Asia with its corruption and a largely discredited political class has to move smartly, so that the global political tsunami now sweeping the US and Europe, destabilizing parts of Africa and Latin America, will not rebound again across the Asian region.

Thailand, with 7.1 percent economic contraction faces political crisis and a separatist Southern Muslim rebellion. Malaysia faces 6.2 percent economic contraction in a period of political fragility and transition. Singapore faces recession and knows political change has to come.

China, despite signs of recovery, faces the loss of up to 20 million jobs from the downturn, fears what will happen to its huge reserves in US bonds and its over-dependence on a US dollar that could be hit by high inflation, while facing a wave of discontent from the Muslim Uighur minority in under-developed Xinjiang.

The economy and development are the key. The real enemies are the economic gap between haves and have-nots, the sensitivities of the coincidence of economic privileges with ethnic groupings, and a revolution in rising expectations hitting a hard wall of harsh realities. These are dangerous times.

In the past the Asian way of consensus, softly-softly and step-by-step could cope, but the new global conditions need a sharper response and firmer faster leadership.

The best internal defense is development that reaches the poor.

Public administration reform becomes even more necessary than anti-corruption drives and the latter must become part of the former.

Policies cannot work without implementation and Asia needs speed. Too little too late will be the political epitaph of the leaders that fail.

But now Indonesia has a good chance. President Susilo Bambang Yudhoyono (SBY) has cruised to victory in the direct presidential elections on July 8th leading a coalition of his Democratic Party and Islamic allies, with 60 percent of the votes on a 72.5 percent turnout of 176.4 million voters.

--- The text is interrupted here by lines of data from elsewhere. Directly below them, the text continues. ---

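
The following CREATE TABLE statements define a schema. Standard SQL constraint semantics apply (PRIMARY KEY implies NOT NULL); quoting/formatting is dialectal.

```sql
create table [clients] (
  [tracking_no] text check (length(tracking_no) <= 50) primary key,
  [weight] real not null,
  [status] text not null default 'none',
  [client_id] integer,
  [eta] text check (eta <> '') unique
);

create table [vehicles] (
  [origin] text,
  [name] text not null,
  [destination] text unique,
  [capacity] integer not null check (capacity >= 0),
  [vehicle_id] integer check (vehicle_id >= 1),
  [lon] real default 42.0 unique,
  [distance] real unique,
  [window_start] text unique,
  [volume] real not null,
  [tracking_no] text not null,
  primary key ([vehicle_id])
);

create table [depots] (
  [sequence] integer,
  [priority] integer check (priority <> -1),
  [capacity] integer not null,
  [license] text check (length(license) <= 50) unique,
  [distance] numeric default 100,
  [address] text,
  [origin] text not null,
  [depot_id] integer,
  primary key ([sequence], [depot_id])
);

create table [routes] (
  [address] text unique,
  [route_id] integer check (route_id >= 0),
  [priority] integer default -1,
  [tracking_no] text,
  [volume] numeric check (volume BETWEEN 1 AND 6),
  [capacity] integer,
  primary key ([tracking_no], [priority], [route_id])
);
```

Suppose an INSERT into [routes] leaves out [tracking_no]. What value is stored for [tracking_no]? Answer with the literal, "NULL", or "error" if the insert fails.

error

tracking_no has no DEFAULT clause.
Omitting it would insert NULL, but it is part of the PRIMARY KEY, so the INSERT fails.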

This 2:1 victory potentially buys five years of stability and legitimacy.

SBY made a good start in his first term, with 4.4 percent growth this year, the highest consumer confidence in several years, the lowest inflation in nine years, a 25 percent drop in poverty in four years, a 40 percent stock market recovery in nine months, local conflicts under control and a start to public administration reform.

Now he is stronger, but the world is a harder place. The Indonesian ship of state must sail with a steady hand on the tiller through a stormy sea and emerge as part of the economic leadership of the world.

Without firm leadership from Indonesia, China and India the world recovery will be delayed and Asia will pay a higher price.

President Susilo Bambang Yudhoyono has taken his stand. Now he must deliver.

Terry Lacey is a development economist who writes from Jakarta on modernization in the Muslim world, investment and trade relations with the EU and Islamic banking.